National Non-Fiction November is all about celebrating the importance and diversity of information books available to children. In today’s post by Emily Lawrence, Development Editor in the OUP Home Learning division, and Sam Armstrong, Head of Home Learning, explain why it is important to offer high quality non-fiction books to our young readers.
We know that children are passionate about the world they live in and the world that they will inherit. They want to learn and understand it. This is where quality non-fiction plays a crucial part in young readers’ lives. However, quality non-fiction does have a tall ask in today’s digital landscape. It needs to inform, engage, empower, inspire, and create a world in its pages strong enough to beat the lure of just ‘googling it’, and all this in one small book.
Quality non-fiction needs to start with a topic intriguing enough to engage curious young minds. The topics covered in our Very Short Introductions for Curious Young Minds series are linked to the curriculum, hot topics, and the interests of today’s children. For example, we know that the topic of oceans is an evergreen one – there have been many books written on the subject over the years. Our oceans are vital and essential parts of our world, and with the progress of time, new information and issues need addressing. Very Short Introductions For Curious Young Minds – The Earth’s Immense Oceans introduces readers to our oceans to help them understand and learn their importance to the planet. And who knows, perhaps reading a book like this could inspire a future generation of potential marine biologists…

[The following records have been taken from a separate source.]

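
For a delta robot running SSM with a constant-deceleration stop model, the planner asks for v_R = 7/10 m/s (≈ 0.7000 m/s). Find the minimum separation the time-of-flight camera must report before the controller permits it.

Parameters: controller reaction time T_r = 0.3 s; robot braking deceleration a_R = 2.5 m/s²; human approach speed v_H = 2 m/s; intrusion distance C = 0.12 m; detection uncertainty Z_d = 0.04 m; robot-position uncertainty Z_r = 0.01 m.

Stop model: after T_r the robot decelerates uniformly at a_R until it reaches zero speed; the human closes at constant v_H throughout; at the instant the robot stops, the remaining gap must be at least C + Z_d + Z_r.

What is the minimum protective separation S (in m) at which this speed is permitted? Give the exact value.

S_min = 819/500 m = 1.6380 m

T_s = v_R/a_R = (7/10)/(5/2) = 0.2800 s
reaction-phase robot travel = 0.7000·0.3000 = 0.2100 m
robot under decel: 0.7000²/(2·2.5000) = 0.0980 m
person approaches 2.0000·(0.3000+0.2800) = 1.1600 m
residual clearance needed = 0.1200+0.0400+0.0100 = 0.1700 m
S_min ≈ 0.2100+0.0980+1.1600+0.1700  ⇒  S_min = 819/500 m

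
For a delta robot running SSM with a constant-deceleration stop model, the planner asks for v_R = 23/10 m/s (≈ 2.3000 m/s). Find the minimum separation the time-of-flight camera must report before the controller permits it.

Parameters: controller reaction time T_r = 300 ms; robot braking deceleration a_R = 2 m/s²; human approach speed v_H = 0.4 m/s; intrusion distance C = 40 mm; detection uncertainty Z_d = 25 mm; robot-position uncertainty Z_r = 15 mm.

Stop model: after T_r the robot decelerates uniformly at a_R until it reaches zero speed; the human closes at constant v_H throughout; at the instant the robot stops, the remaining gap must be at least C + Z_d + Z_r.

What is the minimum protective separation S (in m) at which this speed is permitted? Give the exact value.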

Nevertheless, for a book to make this type of dent in a young life, to stand up to the requirements of today’s young readers who have the internet to explore, it has to do something new, be something different and be all-round engaging. Below are examples of three crucial considerations we keep in mind when we are creating quality non-fiction at Oxford University Press to achieve this goal.
Firstly, non-fiction can be just as absorbing as fiction when it is written with passion and when you have the right author with the capability to inspire generations. The Earth’s Immense Oceans is authored by Isabel Thomas – a science writer and children’s author who has written more than 150 books for children. She’s honed the necessary ingredients needed to create curious reads for curious minds. She takes the reader on a wondrous journey, peeking into the depths of the oceans, unearthing new science, magnifying the wonders of biology, and linking our human experiences to it. Readers swiftly understand what makes up the oceans, how the seas impact whether we will have sun or rain tomorrow, that our deep blue provides us with valuable food and nutrients, and that the ocean stores most of the earth’s carbon. Passion and hooks to engage young readers ooze off every page.
It’s not just facts and interesting things to learn that are oozing off pages, The Earth’s Immense Oceans is interwoven with humour. Quality non-fiction not only informs but presents information in digestible and visual chunks that often have a tint of humour to them. The design needs to be clear yet compelling, colourful yet simple to process. Structured with comic strips, labels, hero panels, information panels, and humorous artwork, Oceans is engaging, enjoyable to read, easy to dip into, and a treasure trove of mind-boggling facts.
Finally, quality non-fiction must also be authoritative. The facts must be sound, and the voice trusted. This is a crucial part of Oxford University Press’s role as publisher – to take the passion and the information and the humour and give it that authoritative stamp. Our non-fiction development process is rigorous, it goes through several stages of consultancy, appropriate levelling and fine-tuning to get the best book into the hands of our young readers. In The Earth’s Immense Oceans, Thomas takes the readers on a path through undersea forests, passing by teeny phytoplankton that provide us with oxygen, and waving a swift hello to sailfish and swordfish who are the fastest animals in the sea, swimming even faster than a cheetah’s run – an intriguing expedition that can be enjoyed in safety knowing the best authors, consultants, experts, and minds have been at work. The journey of reading quality non-fiction begins long before the reader turns to the first page.
Non-fiction helps children to understand the world they live in, how it’s changed, is changing, and how they can be a part of it. It’s not just our oceans that these readers can learn about, there are plenty more worlds to discover. With twelve books in this series, children can journey from minute germs to the expansive universe, from climate change to artificial intelligence, from activism to energy, from myths and legends to our thunderous rainforests, from boggling data all the way to the complexities of our brains and the sweet sounds of music. Quality non-fiction has the potential to nurture musicians, scientists, historians, social advocates, and more.
All this to say, there very definitely remains a place for quality non-fiction publishing for young readers – when there is simply so much to know and find out, thee twelve books in this series are crafted and expertly curated to equip children with the information they need to discover and explore new passions.
Worlds are explored, knowledge is absorbed, horizons are broadened.
Thank you so much to Emily and Sam and the team at OUP for taking part in NNFN.
‘The Earth’s Immense Oceans’ (ISBN: 978-0192780324) is one of the Very Short Introductions for Curious Young Minds series, published by OUP.